Allí estuvo Vargas Llosa.

A Mario Vargas Llosa (Arequipa, 1936 – Lima, 2025) le fue dado entrar en el Parnaso de la literatura en una lengua que dominó (la española) y en otra en la que no escribió ni un solo libro: la francesa. Novelista laureado, su vida resultó, como la del Martín Romaña de Bryce Echenique, exagerada. Pasó del comunismo al liberalismo militando en ambas ideologías con entusiasmo. Le pegó un puñetazo a García Márquez. Salió con Isabel Preysler con casi 80 años. Su vida misma mereció ser una novela de Vargas Llosa.

Nos deja su legado más valioso: un conjunto de novelas geniales, una lengua española renovada, enriquecida, repujada como el baldaquino de la catedral de cuzco. Es difícil escoger una de ellas, aunque, en mi caso, sería, sin duda, alguna del boom que lo hizo famoso. Tal vez elegiría La ciudad y los perros (1963) o Conversación en la catedral (1969), que contiene esa pregunta que todos los pueblos hispanos nos hemos hecho respecto de nuestros países: «¿En qué momento se había jodido el Perú?».
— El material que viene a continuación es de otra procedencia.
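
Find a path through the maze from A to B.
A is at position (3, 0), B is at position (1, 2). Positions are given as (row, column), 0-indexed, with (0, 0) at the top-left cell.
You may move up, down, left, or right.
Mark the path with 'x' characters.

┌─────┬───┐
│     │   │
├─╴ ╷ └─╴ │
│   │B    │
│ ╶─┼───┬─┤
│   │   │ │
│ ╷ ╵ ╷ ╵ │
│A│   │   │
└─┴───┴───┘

Finding the shortest path from (3, 0) to (1, 2):
Path length: 6 steps
Directions: up → up → right → up → right → down

Solution:

┌─────┬───┐
│  x x│   │
├─╴ ╷ └─╴ │
│x x│B    │
│ ╶─┼───┬─┤
│x  │   │ │
│ ╷ ╵ ╷ ╵ │
│A│   │   │
└─┴───┴───┘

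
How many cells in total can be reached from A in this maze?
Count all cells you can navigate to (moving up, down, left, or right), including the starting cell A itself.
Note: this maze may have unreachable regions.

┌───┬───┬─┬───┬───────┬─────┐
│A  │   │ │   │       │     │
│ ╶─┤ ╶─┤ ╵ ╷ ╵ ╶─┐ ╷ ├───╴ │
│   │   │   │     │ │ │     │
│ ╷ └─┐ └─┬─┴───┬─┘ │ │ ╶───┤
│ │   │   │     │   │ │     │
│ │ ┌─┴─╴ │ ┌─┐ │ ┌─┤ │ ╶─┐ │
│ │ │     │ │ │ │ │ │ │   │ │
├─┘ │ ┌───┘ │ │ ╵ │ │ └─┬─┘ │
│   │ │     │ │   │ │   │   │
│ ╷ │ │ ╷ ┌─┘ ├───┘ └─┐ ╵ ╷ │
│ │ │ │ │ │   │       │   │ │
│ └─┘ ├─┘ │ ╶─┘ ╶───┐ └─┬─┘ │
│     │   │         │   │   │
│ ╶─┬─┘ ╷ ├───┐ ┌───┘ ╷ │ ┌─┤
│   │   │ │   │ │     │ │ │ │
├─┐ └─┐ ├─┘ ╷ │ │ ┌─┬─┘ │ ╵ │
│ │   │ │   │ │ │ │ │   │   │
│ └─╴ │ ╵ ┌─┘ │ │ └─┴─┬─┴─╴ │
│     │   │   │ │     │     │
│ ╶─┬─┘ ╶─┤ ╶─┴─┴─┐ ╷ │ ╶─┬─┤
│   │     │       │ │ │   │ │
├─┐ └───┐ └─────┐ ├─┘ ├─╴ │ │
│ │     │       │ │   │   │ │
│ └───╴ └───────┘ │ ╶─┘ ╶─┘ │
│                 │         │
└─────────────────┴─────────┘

Using BFS/flood-fill to find all reachable cells from A:
Maze size: 13 × 14 = 182 total cells
1 cell(s) are walled off and cannot be reached from A.
Reachable cells: 181

Reachable region (· marks reachable cells):

┌───┬───┬─┬───┬───────┬─────┐
│A ·│· ·│·│· ·│· · · ·│· · ·│
│ ╶─┤ ╶─┤ ╵ ╷ ╵ ╶─┐ ╷ ├───╴ │
│· ·│· ·│· ·│· · ·│·│·│· · ·│
│ ╷ └─┐ └─┬─┴───┬─┘ │ │ ╶───┤
│·│· ·│· ·│· · ·│· ·│·│· · ·│
│ │ ┌─┴─╴ │ ┌─┐ │ ┌─┤ │ ╶─┐ │
│·│·│· · ·│·│·│·│·│·│·│· ·│·│
├─┘ │ ┌───┘ │ │ ╵ │ │ └─┬─┘ │
│· ·│·│· · ·│·│· ·│·│· ·│· ·│
│ ╷ │ │ ╷ ┌─┘ ├───┘ └─┐ ╵ ╷ │
│·│·│·│·│·│· ·│· · · ·│· ·│·│
│ └─┘ ├─┘ │ ╶─┘ ╶───┐ └─┬─┘ │
│· · ·│· ·│· · · · ·│· ·│· ·│
│ ╶─┬─┘ ╷ ├───┐ ┌───┘ ╷ │ ┌─┤
│· ·│· ·│·│· ·│·│· · ·│·│·│·│
├─┐ └─┐ ├─┘ ╷ │ │ ┌─┬─┘ │ ╵ │
│·│· ·│·│· ·│·│·│·│ │· ·│· ·│
│ └─╴ │ ╵ ┌─┘ │ │ └─┴─┬─┴─╴ │
│· · ·│· ·│· ·│·│· · ·│· · ·│
│ ╶─┬─┘ ╶─┤ ╶─┴─┴─┐ ╷ │ ╶─┬─┤
│· ·│· · ·│· · · ·│·│·│· ·│·│
├─┐ └───┐ └─────┐ ├─┘ ├─╴ │ │
│·│· · ·│· · · ·│·│· ·│· ·│·│
│ └───╴ └───────┘ │ ╶─┘ ╶─┘ │
│· · · · · · · · ·│· · · · ·│
└─────────────────┴─────────┘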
Hay muchos momentos memorables: la entrega del Príncipe de Asturias de Literatura (1986) y del Cervantes (1994), el discurso del premio Nobel de Literatura —cuando recordó las palabras de su esposa «Mario, para lo único que tú sirves es para escribir»— y la entrada en la Academia Francesa. Sin embargo, yo lo recuerdo —y creo que por mucho tiempo— en la mañana soleada, radiante, inolvidable, en que los catalanes y el resto de españoles —casi un millón de personas— se echaron a la calle para enfrentarse al golpe de Estado de los nacionalistas y defender la unidad de España. Aquel 8 de octubre de 2017 resonó la voz de alguien que, nacido el mismo año que empezó la Guerra Civil Española, había visto —como Chateaubriand— morir y nacer un siglo: «Aquí estamos ciudadanos pacíficos, que creemos en la coexistencia, que creemos en la libertad. Vamos a demostrarles a esos independentistas minoritarios que España es ya un país moderno, un país que ha hecho suya la libertad y que no a va a renunciar a ella por una conjura que quiere retrocederlo a país tercermundista. Esta manifestación supera todo lo que los más optimistas organizadores consideraban. Es una demostración maravillosa de que Barcelona, de que Cataluña, como el resto de España, está por la democracia por la legalidad y por la libertad».

Sabemos bien lo que vino después: la tibieza de Rajoy, la traición de Sánchez, la entrega del Estado atado de pies y manos a los nacionalistas a cambio de unos pocos votos, pero aquellos días de octubre fue la nación española la que se puso en pie y, entre ellos, dígase lo que se quiera, estuvo Vargas Llosa. Sí, lo sé: fue comunista, simpatizó con el castrismo y pasó al relativismo liberal. No importa hoy. Sus biógrafos le harán justicia, pero aquel día Vargas Llosa estuvo donde había que estar.

Hoy este texto lamenta su pérdida y eleva una oración por su alma.